The whole Apple Silicon thing is (in this case) just added details that don't actually matter.
[1] https://github.com/WebAssembly/memory-control/blob/main/prop...
The difference being that modern integrated GPU are just that much faster and can run inference at tolerable speeds.
(Plus NPUs being a thing now, but that also started much earlier. Thr 10th gen Intel Core architecture already had instructions to deal with "AI" workloads... just very preliminary)
If you make use of host pointers and run on an iGPU no copy will take place.
I am pretty sure that my old 10th gen CPU/GPU combo has the ability to use the "unified"/zero-copy access mode for the GPU.
The article is talking about one particular optimization that one can implement with Apple Silicon and I at least wasn't aware that it is now possible to do so from WebAssembly - so to completely dismiss it as if it had nothing to do with Apple Silicon is imho not fair.
And yes things like the Amiga Blitter, arcade or console graphics units were already baby GPUs.
That's the same no matter the physical memory system architecture.
> on Apple Silicon, a WebAssembly module's linear memory can be shared directly with the GPU: no copies, no serialization, no intermediate buffers
enhance
> no copies, no serialization, no intermediate buffers
would it kill people to write their own stuff why are we doing this. out of all the things people immediately cede to AI they cede their human ability to communicate and convey/share ideas. this timeline is bonkers.
I’ve wasted so much time looking at interesting repos this year before discovering that one of the main claims was a hallucination, or that when I got to the specific part of the codebase it just had a big note from the LLM that’s it’s a placeholder until it can figure out how to do the requested thing.
The people who have AI write their articles don’t care if it works or if it’s correct. They’re trying to get jobs and want something quick and interesting that will appeal to a lazy hiring manager. We’re just taking the bait too.
> The people who have AI write their articles don’t care if it works or if it’s correct.
I'd build on this: The people who have AI write their articles very likely don't know how their thing works or is correct. High chance they'll stumble when they are expected to speak about whatever it is they are presenting with some authority and demonstration of knowledge. Human to human, not being able to do that = obliterates trust. Places it somewhere near the realm of misinformation, which everyone unilaterally has no interest in consuming.

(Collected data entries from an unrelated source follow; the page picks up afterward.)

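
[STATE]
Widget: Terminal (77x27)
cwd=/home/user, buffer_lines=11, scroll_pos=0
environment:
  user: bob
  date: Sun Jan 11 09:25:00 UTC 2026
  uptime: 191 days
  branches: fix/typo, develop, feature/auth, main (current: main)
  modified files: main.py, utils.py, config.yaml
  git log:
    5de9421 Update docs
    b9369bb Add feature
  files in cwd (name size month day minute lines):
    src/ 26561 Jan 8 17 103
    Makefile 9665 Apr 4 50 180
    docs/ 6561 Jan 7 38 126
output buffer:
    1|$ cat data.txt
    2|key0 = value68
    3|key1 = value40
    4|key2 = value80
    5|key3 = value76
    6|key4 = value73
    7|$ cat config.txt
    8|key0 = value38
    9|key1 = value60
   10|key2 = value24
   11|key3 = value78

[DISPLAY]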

Good luck to people who want to fluff expertise and present as more-capable for job prospects, the world is shit and I know there's more people who need income than there are jobs that provide for our basic human needs, but this level of AI crutching is just going to bode poorly for those who think this is going to get them where they need to go.
There will be a time where it will be problematic for those who over-rely on AI and will struggle on on-site interviews with whiteboard tests.

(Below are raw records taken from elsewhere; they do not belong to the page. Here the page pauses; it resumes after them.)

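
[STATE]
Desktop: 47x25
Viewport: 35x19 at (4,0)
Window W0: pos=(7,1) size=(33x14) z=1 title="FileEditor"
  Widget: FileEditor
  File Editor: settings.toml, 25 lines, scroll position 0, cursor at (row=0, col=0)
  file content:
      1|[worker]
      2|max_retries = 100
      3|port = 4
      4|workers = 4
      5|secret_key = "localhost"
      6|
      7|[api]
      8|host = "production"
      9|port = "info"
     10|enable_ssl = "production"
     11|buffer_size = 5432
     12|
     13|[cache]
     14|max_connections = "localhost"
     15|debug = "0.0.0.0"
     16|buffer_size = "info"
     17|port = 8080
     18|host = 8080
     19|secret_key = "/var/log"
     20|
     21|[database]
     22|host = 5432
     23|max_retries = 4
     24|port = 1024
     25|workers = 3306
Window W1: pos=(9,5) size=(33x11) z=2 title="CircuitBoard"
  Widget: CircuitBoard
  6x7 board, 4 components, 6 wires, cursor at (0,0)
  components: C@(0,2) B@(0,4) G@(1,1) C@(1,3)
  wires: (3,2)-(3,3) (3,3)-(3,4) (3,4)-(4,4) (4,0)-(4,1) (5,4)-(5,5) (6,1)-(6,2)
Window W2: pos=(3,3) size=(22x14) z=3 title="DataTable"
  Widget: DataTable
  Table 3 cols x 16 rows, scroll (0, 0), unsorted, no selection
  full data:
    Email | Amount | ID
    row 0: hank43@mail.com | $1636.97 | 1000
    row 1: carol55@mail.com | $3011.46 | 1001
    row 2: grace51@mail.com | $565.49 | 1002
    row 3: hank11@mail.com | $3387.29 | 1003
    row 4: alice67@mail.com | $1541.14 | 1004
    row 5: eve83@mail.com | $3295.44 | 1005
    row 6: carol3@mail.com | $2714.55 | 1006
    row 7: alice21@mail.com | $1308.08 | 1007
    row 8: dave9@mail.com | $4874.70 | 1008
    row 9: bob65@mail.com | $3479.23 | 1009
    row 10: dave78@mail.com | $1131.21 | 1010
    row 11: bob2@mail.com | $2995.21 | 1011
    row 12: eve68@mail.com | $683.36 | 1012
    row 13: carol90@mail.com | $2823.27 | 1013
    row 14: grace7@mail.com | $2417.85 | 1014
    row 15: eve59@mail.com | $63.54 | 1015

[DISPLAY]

                                   
   ┏━━━━━━━━━━━━━━━━━━━━━━━━━━━━━━━
   ┃ FileEditor                    
━━━━━━━━━━━━━━━━━━━━┓──────────────
 DataTable          ┃             ▲
────────────────────┨━━━━━━━━━━━━━━
Email           │Amo┃              
────────────────┼───┃──────────────
hank43@mail.com │$16┃              
carol55@mail.com│$30┃     B        
grace51@mail.com│$56┃              
hank11@mail.com │$33┃ C            
alice67@mail.com│$15┃              
eve83@mail.com  │$32┃              
carol3@mail.com │$27┃              
alice21@mail.com│$13┃━━━━━━━━━━━━━━
━━━━━━━━━━━━━━━━━━━━┛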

It doesn't have a great success record.
I personally would rather they exhibited expert skills in using tools, and expressing their design insight as a part of that skillset.
All other things that could be LLM-mediated have no more signal.
humans have been using tools to communicate since pre-history. language itself is one tool of communication invented to supersede body-language and grunting and noises. the thought and idea is theirs, it was communicated. Would it be that much different if they used a spellchecker extensively to edit their work?
I get why you're annoyed but is it really such a big deal? random people aren't to blame for whatever other annoyances "AI slop" has created.
Also, these folks should be amazed by 8 and 16 bit games development, or games consoles in general.